割れたマカロンとフランス人の働き方
私の大好物は、ピエールエルメのマカロン。日本にも複数店舗あるけれど、どこに言ってもこれ以上ないくらい日本式の接客を受ける。律儀で、腰が低く、隙がない。パリのピエールエルメは違った。おもてなしなんて必要ない。対話こそが接客であり、彼らにはそれが接客という意識もないのかもしれない。
オペラ座通りのピエールエルメ。オペラ座でバレエを観た帰りだったので、お気に入りのドレスで着飾っていたからかもしれない。何となく晴れ晴れとした気持ちで、ハイヒールをコツコツ鳴らし、お店に入った。店員とアイコンタクトをして、微笑みしばらくショーウィンドウを眺めていると、目で挨拶を交わした店員がフランス語で話しかけてきた。英語で、フランス語が話せない事を伝えると、奥からわざわざ英語対応のできる店員を連れてきてくれた。
“So which one would you like?”
フレンドリーに注文を聞く彼に、指をさしながらほとんど全ての種類のマカロンがほしいと伝える。
“You’re gonna share with others right?”
あまりの数の多さに戸惑い確認をしてきたので、正直に全部1人で食べると言うと、彼は驚いて掴みかけていたマカロンをショーウィンドウの中で落とした。美しいマカロンが少しだけ、欠けてしまった。
“Hey don’t waste the broken one, I’ll take it”
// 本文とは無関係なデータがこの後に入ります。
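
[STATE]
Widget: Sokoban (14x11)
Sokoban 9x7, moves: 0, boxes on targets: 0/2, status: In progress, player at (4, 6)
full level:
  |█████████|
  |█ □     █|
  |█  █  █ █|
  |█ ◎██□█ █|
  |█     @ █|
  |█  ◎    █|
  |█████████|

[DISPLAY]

█████████     
█ □     █     
█  █  █ █     
█ ◎██□█ █     
█     @ █     
█  ◎    █     
█████████     
Moves: 0  0/2 
              
              
              


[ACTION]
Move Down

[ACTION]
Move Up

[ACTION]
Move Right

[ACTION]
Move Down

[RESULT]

█████████     
█ □     █     
█  █  █ █     
█ ◎██□█ █     
█       █     
█  ◎   @█     
█████████     
Moves: 4  0/2 
              
              
              


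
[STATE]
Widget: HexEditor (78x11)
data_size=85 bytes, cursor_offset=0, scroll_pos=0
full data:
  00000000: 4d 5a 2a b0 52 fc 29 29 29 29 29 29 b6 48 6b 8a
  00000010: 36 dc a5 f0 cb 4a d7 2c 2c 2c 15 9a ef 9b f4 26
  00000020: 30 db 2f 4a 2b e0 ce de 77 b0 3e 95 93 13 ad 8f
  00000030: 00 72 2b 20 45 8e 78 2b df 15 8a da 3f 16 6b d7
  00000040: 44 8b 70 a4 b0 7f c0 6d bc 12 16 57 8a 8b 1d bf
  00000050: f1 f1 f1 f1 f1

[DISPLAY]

00000000  4D 5a 2a b0 52 fc 29 29  29 29 29 29 b6 48 6b 8a  |MZ*.R.)))))).Hk.|
00000010  36 dc a5 f0 cb 4a d7 2c  2c 2c 15 9a ef 9b f4 26  |6....J.,,,.....&|
00000020  30 db 2f 4a 2b e0 ce de  77 b0 3e 95 93 13 ad 8f  |0./J+...w.>.....|
00000030  00 72 2b 20 45 8e 78 2b  df 15 8a da 3f 16 6b d7  |.r+ E.x+....?.k.|
00000040  44 8b 70 a4 b0 7f c0 6d  bc 12 16 57 8a 8b 1d bf  |D.p....m...W....|
00000050  f1 f1 f1 f1 f1                                    |.....           |
                                                                              
                                                                              
                                                                              
                                                                              
                                                                              


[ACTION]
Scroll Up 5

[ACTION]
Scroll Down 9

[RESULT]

00000050  f1 f1 f1 f1 f1                                    |.....           |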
何と言ってもピエールエルメだ。割れたマカロンを売るわけがない。でも1人で食べるわけだし、見た目なんてどうでもよく、むしろ大好きなマカロンが無駄になるのを見過ごすわけにはいかなかった。すると、彼はニヤリと右口角だけを上げた。
“You want this?”
“Yes I’ll buy it so just include it in my order”
“No I mean you want this NOW?”
そう言って綺麗なペーパータオルに乗せて、私に差し出してくれた。
“Oh it’s nice of you not only saving the broken macaroon but also giving it to me”
彼が私の頼んだマカロンをトレーに乗せている間に、1つマカロンを食べた。
“So you do ballet?”
突然聞かれて、一瞬何のことかと思った。
“Yes I do but how did you know that?”
“Everything I see in you tells so. Your posture, your style, your atmosphere, the way how you move your arms, you know it’s too obvious”
“Is that a bad thing, I mean to be obvious?”
“No it’s good because I love ballet”
さすがオペラ座通りのピエールエルメだと感心した。初対面の人がバレエをやってる事をノーヒントで言い当てる店員。
“And you are travelling alone?”
“Yes it’s been beyond fantastic to take some time off from everything”
“But aren’t you lonely? I would rather travel with my friends”
“No it’s good you should try too”
“No I won’t that’s not my thing”
そんなカジュアルな会話をしながら、彼は私の頼んだ大量のマカロンを箱に入れてくれた。
“Are you sure that you’ll eat everything by yourself?”
“There is no other people I can share these with but if my mom finds out that I’m eating this crazy, she’ll definitely be pissed off”
お会計をして、お店を去ろうとした時もう一度彼が私を引き止めた。
“Hey may I have your Instagram or something if you don’t mind?”
“You know what you gave me the broken macaroon so why not?”
マカロンのお礼にインスタを教えて、今度こそお店を出た。
もう一度強調したいのが、これがパリのピエールエルメの店員だという事。いらっしゃいませ、いかがいたしましょうか?恐れ入ります、ありがとうございました。等のマニュアル対応は一つもない。マカロン落としても、失礼いたしましたなんて言わない。代わりにそのマカロンをくれる。客と友達のようにおしゃべりをして、仲良くなり、インスタを聞く。非常にラフで、リラックスしている。日本の”おもてなし”スタイルもパリのスタイルもどちらにも良いところがあるのはわかる。ただどちらかを選べと言われたら、個人的に後者を選ぶだろう。だから時々、深々とお辞儀をしたり、律儀すぎる文化が息苦しいし、母国なのにアウトサイダーに感じる。アイデンティティとは不思議なものだ。